The pension, except that payable in respect of the pension credit member’s safeguarded rights, may also be deferred, suspended or reduced where he has been convicted of treason or sentenced to imprisonment of at least 10 years for one or more offences under the Official Secrets Acts 1911 to 1989 (regulation I5).

If a person dies after a pension sharing order has been made but before the Department has discharged its liability in respect of it, or if a pension credit member dies before he has received his benefits, or if he has received a pension for less than five years, a death grant becomes payable (regulation I6).

The Department will not pay or accept transfer values in respect of pension credit rights or benefits (regulation I7).

A pension debit member cannot replace rights debited as a consequence of pension sharing which he could not have acquired had pension sharing not occurred. This shall not apply in the case of moderate earners as defined in regulations 5(4) to (6) of the Retirement Benefits Schemes (Sharing of Pension on Divorce or Annulment) Regulations 2000 (regulation I8).

A pension credit member who is in pensionable employment or is not in pensionable employment but is qualified for benefits under Teachers' Superannuation Scheme cannot count any period in connection with his pension credit benefit towards any qualification period required by the Teachers' Superannuation Scheme (regulation I9).

Pension credits and pension credit benefits cannot be assigned or charged except as provided for in these Regulations (regulation I10).

Pensions payable to children on the death of a pension debit member will not be reduced as a result of pension sharing but pensions payable to a widow, widower or nominated beneficiary will be reduced (Schedule 3, paragraphs 1 and 2).

Regulation 13A as inserted into the 1996 Regulations provides that pension sharing is available in the AVC Scheme. The pension credit member’s share of his former spouse’s contributions will be invested by the Department in accordance with the pension credit member’s wishes. A pension for life and one or more dependant’s pensions for life may be provided from the pension policy purchased under the Regulations. The pension will commence not earlier than the date on which the pension credit member reaches the age of 60. If a person dies after a pension sharing order has been made but before the Department has discharged its liability in respect of it, a lump sum equal to the value of that pension credit at the date of his death is paid to his personal representatives.

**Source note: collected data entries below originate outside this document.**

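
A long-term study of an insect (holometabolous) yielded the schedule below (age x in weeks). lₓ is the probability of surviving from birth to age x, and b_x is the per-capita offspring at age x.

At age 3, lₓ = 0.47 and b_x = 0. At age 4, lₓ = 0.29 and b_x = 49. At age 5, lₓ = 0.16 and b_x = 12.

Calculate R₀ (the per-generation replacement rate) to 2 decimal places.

16.13

R₀ = Σ lₓ b_x:
  age 3: 0.47 × 0 = 0.0000
  age 4: 0.29 × 49 = 14.2100
  age 5: 0.16 × 12 = 1.9200
R₀ = 0.0000 + 14.2100 + 1.9200 = 16.1300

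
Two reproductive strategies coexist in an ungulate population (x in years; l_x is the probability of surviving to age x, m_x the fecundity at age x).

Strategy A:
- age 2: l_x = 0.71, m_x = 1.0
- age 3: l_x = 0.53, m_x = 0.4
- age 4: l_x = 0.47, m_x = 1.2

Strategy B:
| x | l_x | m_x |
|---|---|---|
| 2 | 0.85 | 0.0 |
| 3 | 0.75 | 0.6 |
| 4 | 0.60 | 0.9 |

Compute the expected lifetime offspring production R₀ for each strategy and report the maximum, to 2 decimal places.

Strategy A: R₀ = 0.71×1.0 + 0.53×0.4 + 0.47×1.2 = 1.4860
Strategy B: R₀ = 0.85×0.0 + 0.75×0.6 + 0.60×0.9 = 0.9900
Highest R₀: strategy A with 1.4860.

1.49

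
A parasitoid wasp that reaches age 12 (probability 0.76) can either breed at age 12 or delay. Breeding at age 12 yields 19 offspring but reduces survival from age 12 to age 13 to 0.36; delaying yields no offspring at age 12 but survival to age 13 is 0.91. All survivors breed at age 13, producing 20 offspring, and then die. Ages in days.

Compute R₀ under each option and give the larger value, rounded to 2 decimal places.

19.91

breed at age 12: R₀ = 0.76 × (19 + 0.36 × 20) = 0.76 × 26.2000 = 19.9120
delay to age 13: R₀ = 0.76 × (0.91 × 20) = 0.76 × 18.2000 = 13.8320
Higher: breed at age 12 (19.9120).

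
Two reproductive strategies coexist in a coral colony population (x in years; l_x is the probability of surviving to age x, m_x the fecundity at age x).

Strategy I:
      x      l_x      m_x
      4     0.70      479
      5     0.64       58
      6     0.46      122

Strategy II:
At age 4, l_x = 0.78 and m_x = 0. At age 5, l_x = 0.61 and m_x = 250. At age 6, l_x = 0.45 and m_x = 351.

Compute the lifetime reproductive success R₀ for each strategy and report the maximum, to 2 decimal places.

Strategy I: R₀ = 0.70×479 + 0.64×58 + 0.46×122 = 428.5400
Strategy II: R₀ = 0.78×0 + 0.61×250 + 0.45×351 = 310.4500
Highest R₀: strategy I with 428.5400.

428.54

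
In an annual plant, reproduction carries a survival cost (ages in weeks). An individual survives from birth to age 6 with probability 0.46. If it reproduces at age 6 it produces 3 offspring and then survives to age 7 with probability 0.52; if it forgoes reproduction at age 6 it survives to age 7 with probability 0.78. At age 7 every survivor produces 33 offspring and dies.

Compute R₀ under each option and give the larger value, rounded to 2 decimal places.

11.84

breed at age 6: R₀ = 0.46 × (3 + 0.52 × 33) = 0.46 × 20.1600 = 9.2736
delay to age 7: R₀ = 0.46 × (0.78 × 33) = 0.46 × 25.7400 = 11.8404
Higher: delay to age 7 (11.8404).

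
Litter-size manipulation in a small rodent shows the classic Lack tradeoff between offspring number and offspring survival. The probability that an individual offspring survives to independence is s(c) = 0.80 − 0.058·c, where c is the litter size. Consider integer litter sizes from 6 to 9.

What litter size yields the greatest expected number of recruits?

7

Expected recruits = c × s(c):
  c=6: 6 × 0.452 = 2.712
  c=7: 7 × 0.394 = 2.758
  c=8: 8 × 0.336 = 2.688
  c=9: 9 × 0.278 = 2.502
Maximum at c = 7 (2.758 recruits).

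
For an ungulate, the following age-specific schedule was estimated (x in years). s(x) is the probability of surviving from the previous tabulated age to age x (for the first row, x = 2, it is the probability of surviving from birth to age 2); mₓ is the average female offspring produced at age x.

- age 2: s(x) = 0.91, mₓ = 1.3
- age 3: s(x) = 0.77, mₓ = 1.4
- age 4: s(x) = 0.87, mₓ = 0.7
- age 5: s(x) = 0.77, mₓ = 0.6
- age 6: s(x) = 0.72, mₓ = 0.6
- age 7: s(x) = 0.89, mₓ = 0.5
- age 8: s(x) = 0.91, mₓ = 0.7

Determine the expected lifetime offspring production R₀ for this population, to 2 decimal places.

Survivorship from birth: l_x = s_2·s_3·…·s_x.
  l_2 = 0.91000
  l_3 = 0.70070
  l_4 = 0.60961
  l_5 = 0.46940
  l_6 = 0.33797
  l_7 = 0.30079
  l_8 = 0.27372
R₀ = Σ l_x mₓ:
  age 2: 0.91000 × 1.3 = 1.1830
  age 3: 0.70070 × 1.4 = 0.9810
  age 4: 0.60961 × 0.7 = 0.4267
  age 5: 0.46940 × 0.6 = 0.2816
  age 6: 0.33797 × 0.6 = 0.2028
  age 7: 0.30079 × 0.5 = 0.1504
  age 8: 0.27372 × 0.7 = 0.1916
R₀ = 1.1830 + 0.9810 + 0.4267 + 0.2816 + 0.2028 + 0.1504 + 0.1916 = 3.4171

3.42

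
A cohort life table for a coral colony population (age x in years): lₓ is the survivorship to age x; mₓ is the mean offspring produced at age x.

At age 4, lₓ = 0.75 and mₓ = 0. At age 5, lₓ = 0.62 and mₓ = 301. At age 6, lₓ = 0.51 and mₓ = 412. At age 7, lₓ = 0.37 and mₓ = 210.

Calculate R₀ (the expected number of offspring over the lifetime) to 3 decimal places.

R₀ = Σ lₓ mₓ:
  age 4: 0.75 × 0 = 0.0000
  age 5: 0.62 × 301 = 186.6200
  age 6: 0.51 × 412 = 210.1200
  age 7: 0.37 × 210 = 77.7000
R₀ = 0.0000 + 186.6200 + 210.1200 + 77.7000 = 474.4400

474.440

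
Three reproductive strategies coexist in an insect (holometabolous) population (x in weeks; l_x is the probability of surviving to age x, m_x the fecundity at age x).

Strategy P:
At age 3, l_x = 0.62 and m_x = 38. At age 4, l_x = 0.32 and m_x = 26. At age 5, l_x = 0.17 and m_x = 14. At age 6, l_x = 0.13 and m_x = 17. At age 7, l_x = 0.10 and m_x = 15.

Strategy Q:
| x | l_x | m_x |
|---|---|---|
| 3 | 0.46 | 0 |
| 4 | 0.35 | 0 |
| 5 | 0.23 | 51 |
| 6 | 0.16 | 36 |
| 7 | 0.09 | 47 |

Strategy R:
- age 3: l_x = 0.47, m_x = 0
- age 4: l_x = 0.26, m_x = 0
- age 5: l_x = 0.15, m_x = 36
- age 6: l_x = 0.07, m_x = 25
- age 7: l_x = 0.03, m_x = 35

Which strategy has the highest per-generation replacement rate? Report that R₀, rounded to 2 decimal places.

Strategy P: R₀ = 0.62×38 + 0.32×26 + 0.17×14 + 0.13×17 + 0.10×15 = 37.9700
Strategy Q: R₀ = 0.46×0 + 0.35×0 + 0.23×51 + 0.16×36 + 0.09×47 = 21.7200
Strategy R: R₀ = 0.47×0 + 0.26×0 + 0.15×36 + 0.07×25 + 0.03×35 = 8.2000
Highest R₀: strategy P with 37.9700.

37.97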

The following paragraphs of regulation 12 apply with modifications; paragraph (4) (no surrender etc), (5) (benefits election); (6) (death within 5 years of pension commencing), (7) (purchase of pension policy), (8) (no benefit elections), (9) (death before pension commences etc), (10) (commutation for serious ill-health), and (11) (commutation for triviality) (Schedule 4).

Regulation 11 of the 1996 Regulations is amended to provide that a pension credit member may transfer his pension credits out of the AVC scheme (Schedule 5, paragraph 3).